An ex-smoker's risk will not be as low as that of a person who never smoked,
but over time, it will fall. Cigar smoking and pipe smoking are almost as
likely to cause lung cancer as cigarette smoking is.
Even second-hand smoke, the kind inhaled from nearby smokers, can cause lung
cancer. Non-smokers who are married to smokers have a 30% greater risk of developing
lung cancer than spouses of non-smokers. Recently, a woman who worked in a smoking
environment, but never actually smoked herself, developed lung cancer and was
able to claim it as a work-related injury.
Living in an environment with high air pollution or working with radioactive
minerals or asbestos can also increase the risk of cancer.
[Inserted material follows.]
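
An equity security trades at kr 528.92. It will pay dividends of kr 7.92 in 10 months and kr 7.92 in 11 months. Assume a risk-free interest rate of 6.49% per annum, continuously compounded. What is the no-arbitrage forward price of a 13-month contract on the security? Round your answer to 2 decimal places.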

Research has helped
us to understand how these risk factors produce certain changes in the DNA of
lung cells. These changes cause the cells to grow abnormally and form cancers.
DNA is the genetic material that carries the instructions for nearly everything
our cells do. Some genes (parts of our DNA) contain instructions for controlling
when cells grow and divide. The risk factors discussed earlier can trigger changes,
also called mutations, in these genes that result in cancer. A risk for
some types of cancer (e.g., breast, ovarian, colorectal, and several others)
can be inherited from parents. However, inherited gene mutations are not thought
to be a cause of very many lung cancers.